El estallido social fue, en esencia, un grito de desesperación, pero también una manifestación de esperanza. Familias completas, estudiantes, trabajadores, jubilados y personas de todas las edades y estratos sociales se movilizaron pacíficamente exigiendo un cambio profundo y estructural. Si bien no se pueden negar los hechos de violencia que ocurrieron, y que han sido condenados de manera transversal, reducir todo este movimiento a esos incidentes es no solo simplista, sino profundamente injusto. La verdadera esencia de esa movilización fue la demanda masiva y legítima por un país más equitativo y digno.

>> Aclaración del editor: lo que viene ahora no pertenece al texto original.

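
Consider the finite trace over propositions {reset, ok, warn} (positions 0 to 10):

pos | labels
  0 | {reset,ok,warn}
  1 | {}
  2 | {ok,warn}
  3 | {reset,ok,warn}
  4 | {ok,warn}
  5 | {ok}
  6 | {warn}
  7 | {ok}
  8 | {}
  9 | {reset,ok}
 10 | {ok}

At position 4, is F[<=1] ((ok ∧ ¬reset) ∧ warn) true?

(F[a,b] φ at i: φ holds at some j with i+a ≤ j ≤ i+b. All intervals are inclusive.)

True

Check ((ok ∧ ¬reset) ∧ warn) at each j in [4,5]:
  j=4: true
  j=5: false
Found at j=4 → formula holds.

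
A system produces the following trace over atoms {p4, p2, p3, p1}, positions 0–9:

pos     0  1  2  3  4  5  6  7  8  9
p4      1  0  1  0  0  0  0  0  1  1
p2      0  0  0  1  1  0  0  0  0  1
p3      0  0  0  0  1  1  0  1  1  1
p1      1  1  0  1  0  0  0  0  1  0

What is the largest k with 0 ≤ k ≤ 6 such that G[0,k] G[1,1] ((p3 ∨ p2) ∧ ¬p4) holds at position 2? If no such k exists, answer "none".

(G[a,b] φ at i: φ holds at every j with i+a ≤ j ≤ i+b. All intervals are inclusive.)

2

G[1,1] ((p3 ∨ p2) ∧ ¬p4) must hold from j=2 onward; find where it first fails.
  j=2: holds
  j=3: holds
  j=4: holds
  j=5: fails
Holds on [2,4], so largest k = 2.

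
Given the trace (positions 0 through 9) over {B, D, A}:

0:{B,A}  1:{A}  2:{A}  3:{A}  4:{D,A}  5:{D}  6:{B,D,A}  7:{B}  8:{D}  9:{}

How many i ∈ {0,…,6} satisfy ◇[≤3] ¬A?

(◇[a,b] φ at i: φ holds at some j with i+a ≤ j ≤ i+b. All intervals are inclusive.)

Evaluate at each i in [0,6]:
  i=0: ✗ (none in [0,3])
  i=1: ✗ (none in [1,4])
  i=2: ✓ (witness j=5)
  i=3: ✓ (witness j=5)
  i=4: ✓ (witness j=5)
  i=5: ✓ (witness j=5)
  i=6: ✓ (witness j=7)
Positions where it holds: {2, 3, 4, 5, 6} → 5.

5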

Lo que tampoco podemos negar es la violenta represión ejercida por Carabineros y otras fuerzas del orden. Las violaciones a los derechos humanos que se cometieron durante aquellos días son inaceptables y están documentadas por el Instituto Nacional de Derechos Humanos (INDH) y organismos internacionales como Amnistía Internacional, Human Rights Watch y la ONU.
A pesar de la contundencia de estos informes, cinco años después seguimos enfrentando una lentitud vergonzosa en los procesos judiciales. La fiscalía y la justicia chilena han demostrado una notable falta de agilidad para sancionar a quienes cometieron estos abusos, en contraste con la rapidez con la que se procesó y condenó a personas acusadas de delitos en el contexto de las manifestaciones. Esta disparidad no hace más que alimentar una sensación de impunidad.
Es preocupante que sectores de la derecha y del conservadurismo se centren únicamente en los actos de violencia, desvirtuando el sentido profundo de las movilizaciones. Es inaceptable que estos sectores utilicen esos hechos de violencia para deslegitimar el corazón del estallido: la movilización masiva y familiar de millones de personas que exigían un país más justo.
Cinco años después, resulta evidente que las demandas que motivaron el estallido social no han sido resueltas. Quienes afirmen lo contrario están profundamente equivocados o pretenden tapar el sol con un dedo. Los jubilados siguen esperando pensiones que les permitan vivir con dignidad; la calidad de la salud pública sigue siendo insuficiente; y la desigualdad sigue presente en cada rincón de nuestra sociedad. Estas son realidades que no podemos ignorar, porque son precisamente las que llevaron a las personas a salir a las calles en 2019.
Pero quizás el mayor fracaso de estos cinco años ha sido la incapacidad de la clase política para canalizar adecuadamente estas demandas. El proceso constituyente, que surgió como una respuesta institucional a la crisis, fue visto como la oportunidad de construir un nuevo pacto social. Sin embargo, dos procesos constituyentes han fracasado. La incapacidad de lograr acuerdos, de escuchar las verdaderas necesidades del pueblo, ha dejado una vez más en el aire las esperanzas de aquellos que creyeron en el cambio y refleja una profunda desconexión entre la elite política y la ciudadanía.
Hoy, al recordar los cinco años del estallido social, no podemos hacer otra cosa que reivindicar la movilización de millones de personas que, con justa razón, exigieron un país mejor. Tampoco podemos ignorar los abusos cometidos por el Estado en su respuesta a esas demandas. Pero lo más importante es recordar que las causas de este estallido siguen vigentes. Las cicatrices están ahí, y solo serán sanadas cuando como sociedad y como país tengamos el coraje de enfrentar nuestros problemas estructurales de manera seria y decidida.